The operational impact of this vulnerability extends beyond simple data loss, as it enables attackers to manipulate court reservation schedules and potentially disrupt legal proceedings or administrative workflows. Administrators who visit malicious websites or click on compromised links while logged into their WordPress admin panels become unwitting agents of the attack, executing deletion commands that could result in the permanent loss of reservation data, disruption of scheduling systems, or creation of audit trail inconsistencies. The vulnerability is particularly dangerous because it requires no special privileges or credentials from the attacker beyond the ability to get an administrator to interact with a malicious page, making it a prime target for social engineering campaigns.
This vulnerability maps directly to CWE-352, which specifically addresses Cross-Site Request Forgery weaknesses in software applications. The flaw also aligns with ATT&CK technique T1078.004, which covers valid accounts used for lateral movement and privilege escalation, as attackers leverage legitimate administrative sessions to perform unauthorized actions.

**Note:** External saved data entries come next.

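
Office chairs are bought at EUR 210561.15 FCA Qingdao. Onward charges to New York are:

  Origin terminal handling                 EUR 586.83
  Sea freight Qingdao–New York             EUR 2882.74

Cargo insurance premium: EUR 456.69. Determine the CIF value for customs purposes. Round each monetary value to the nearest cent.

CIF value: EUR 214487.41

CIF = FCA price + pre-shipment costs + freight + insurance
CIF = 210561.15 + 586.83 + 2882.74 + 456.69 = 214487.41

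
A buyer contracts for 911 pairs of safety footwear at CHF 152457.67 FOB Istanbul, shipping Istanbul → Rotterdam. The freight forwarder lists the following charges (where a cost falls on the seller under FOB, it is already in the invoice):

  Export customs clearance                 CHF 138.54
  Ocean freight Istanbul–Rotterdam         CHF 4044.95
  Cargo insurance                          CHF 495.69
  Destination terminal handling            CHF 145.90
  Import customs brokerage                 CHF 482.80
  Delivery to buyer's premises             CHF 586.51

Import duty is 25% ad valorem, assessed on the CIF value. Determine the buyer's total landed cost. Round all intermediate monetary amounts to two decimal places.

FOB: the seller bears costs until goods are on board at the origin port; the buyer bears freight, insurance and all costs thereafter.
Already in the invoice (seller's account under FOB): export clearance — exclude.
CIF value = FOB price + freight + insurance = 152457.67 + 4044.95 + 495.69 = 156998.31
Import duty = 156998.31 × 25% = 39249.58
Buyer bears: freight 4044.95 + insurance 495.69 + destination terminal 145.90 + brokerage 482.80 + delivery 586.51 + duty 39249.58 = 45005.43
Landed cost = invoice 152457.67 + 45005.43 = 197463.10

Total landed cost: CHF 197463.10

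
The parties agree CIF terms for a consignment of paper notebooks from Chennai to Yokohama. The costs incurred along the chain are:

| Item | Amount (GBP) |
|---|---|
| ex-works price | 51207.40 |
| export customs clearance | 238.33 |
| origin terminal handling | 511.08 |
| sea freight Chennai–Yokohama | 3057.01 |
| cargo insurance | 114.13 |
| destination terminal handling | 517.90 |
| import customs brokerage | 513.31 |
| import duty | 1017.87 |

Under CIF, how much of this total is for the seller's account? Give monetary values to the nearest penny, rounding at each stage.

CIF: the seller pays costs through ocean freight and marine insurance to the destination port.
Seller's account: goods 51207.40 + export clearance 238.33 + origin terminal 511.08 + freight 3057.01 + insurance 114.13 = 55127.95
Buyer's account: destination terminal 517.90 + brokerage 513.31 + duty 1017.87 = 2049.08

Seller's account: GBP 55127.95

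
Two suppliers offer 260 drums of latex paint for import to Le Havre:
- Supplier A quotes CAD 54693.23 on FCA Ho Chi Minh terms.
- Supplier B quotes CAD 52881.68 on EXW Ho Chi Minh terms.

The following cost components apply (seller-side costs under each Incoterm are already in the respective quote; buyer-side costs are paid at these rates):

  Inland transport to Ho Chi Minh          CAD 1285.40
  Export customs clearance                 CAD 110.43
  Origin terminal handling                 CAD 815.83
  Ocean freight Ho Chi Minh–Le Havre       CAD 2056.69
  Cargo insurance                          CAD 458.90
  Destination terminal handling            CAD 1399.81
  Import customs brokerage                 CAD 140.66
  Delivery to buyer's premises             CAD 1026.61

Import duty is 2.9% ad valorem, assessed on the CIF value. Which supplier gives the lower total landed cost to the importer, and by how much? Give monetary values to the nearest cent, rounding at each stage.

Supplier A (FCA):
CIF value = FCA price + origin terminal + freight + insurance = 54693.23 + 815.83 + 2056.69 + 458.90 = 58024.65
Import duty = 58024.65 × 2.9% = 1682.71
Buyer bears (A): 815.83 + 2056.69 + 458.90 + 1399.81 + 140.66 + 1026.61 = 5898.50
Landed cost (A) = invoice 54693.23 + 5898.50 + duty 1682.71 = 62274.44
Supplier B (EXW):
CIF value = EXW price + inland to port + export clearance + origin terminal + freight + insurance = 52881.68 + 1285.40 + 110.43 + 815.83 + 2056.69 + 458.90 = 57608.93
Import duty = 57608.93 × 2.9% = 1670.66
Buyer bears (B): 1285.40 + 110.43 + 815.83 + 2056.69 + 458.90 + 1399.81 + 140.66 + 1026.61 = 7294.33
Landed cost (B) = invoice 52881.68 + 7294.33 + duty 1670.66 = 61846.67
Difference = |62274.44 − 61846.67| = 427.77

Supplier B is cheaper by CAD 427.77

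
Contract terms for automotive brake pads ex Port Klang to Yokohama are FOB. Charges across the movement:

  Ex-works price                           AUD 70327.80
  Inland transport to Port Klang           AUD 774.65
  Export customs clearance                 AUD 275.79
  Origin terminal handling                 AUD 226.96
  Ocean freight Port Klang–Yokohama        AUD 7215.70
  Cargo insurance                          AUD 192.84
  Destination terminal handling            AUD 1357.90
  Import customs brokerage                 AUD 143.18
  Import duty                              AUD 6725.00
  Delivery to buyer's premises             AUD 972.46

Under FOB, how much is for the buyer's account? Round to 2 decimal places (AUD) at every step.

FOB: the seller bears costs until goods are on board at the origin port; the buyer bears freight, insurance and all costs thereafter.
Seller's account: goods 70327.80 + inland to port 774.65 + export clearance 275.79 + origin terminal 226.96 = 71605.20
Buyer's account: freight 7215.70 + insurance 192.84 + destination terminal 1357.90 + brokerage 143.18 + duty 6725.00 + delivery 972.46 = 16607.08

Buyer's account: AUD 16607.08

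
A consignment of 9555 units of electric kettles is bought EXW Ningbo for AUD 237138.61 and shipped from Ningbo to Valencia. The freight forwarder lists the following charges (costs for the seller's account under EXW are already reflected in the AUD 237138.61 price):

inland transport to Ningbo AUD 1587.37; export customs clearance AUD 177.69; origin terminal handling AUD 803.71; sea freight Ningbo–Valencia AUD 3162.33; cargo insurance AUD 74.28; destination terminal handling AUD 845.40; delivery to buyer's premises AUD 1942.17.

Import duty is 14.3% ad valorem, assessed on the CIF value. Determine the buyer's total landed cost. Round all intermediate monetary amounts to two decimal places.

Total landed cost: AUD 280472.55

EXW: the seller makes goods available at their premises; the buyer bears all onward costs.
CIF value = EXW price + inland to port + export clearance + origin terminal + freight + insurance = 237138.61 + 1587.37 + 177.69 + 803.71 + 3162.33 + 74.28 = 242943.99
Import duty = 242943.99 × 14.3% = 34740.99
Buyer bears: inland to port 1587.37 + export clearance 177.69 + origin terminal 803.71 + freight 3162.33 + insurance 74.28 + destination terminal 845.40 + delivery 1942.17 + duty 34740.99 = 43333.94
Landed cost = invoice 237138.61 + 43333.94 = 280472.55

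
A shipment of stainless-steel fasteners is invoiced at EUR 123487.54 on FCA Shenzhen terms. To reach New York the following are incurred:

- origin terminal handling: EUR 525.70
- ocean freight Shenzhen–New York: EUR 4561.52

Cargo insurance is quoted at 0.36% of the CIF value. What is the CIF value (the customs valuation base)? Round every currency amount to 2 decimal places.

CIF value: EUR 129039.30

Let C be the CIF value. C = FCA price + pre-shipment costs + freight + 0.36% × C
C − 0.36% × C = 123487.54 + 525.70 + 4561.52
0.9964 × C = 128574.76
C = 128574.76 / 0.9964 = 129039.30
Insurance premium = 0.36% × 129039.30 = 464.54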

The vulnerability's exploitation pattern demonstrates how insufficient input validation and missing security controls in web applications can create persistent attack vectors that persist across different user sessions and administrative contexts.
Organizations should immediately update to version 1.10.9 or later of the Court Reservation plugin to remediate this vulnerability, as the patch should implement proper CSRF token validation mechanisms. Administrators should also consider implementing additional security measures such as role-based access controls, monitoring for unusual administrative activities, and regular security audits of installed plugins. Network-level protections including web application firewalls and content filtering solutions can provide additional defense-in-depth layers, though the primary remediation must focus on patching the vulnerable plugin. Security teams should also conduct comprehensive assessments of other installed plugins to identify similar CSRF vulnerabilities that may exist in the broader WordPress ecosystem.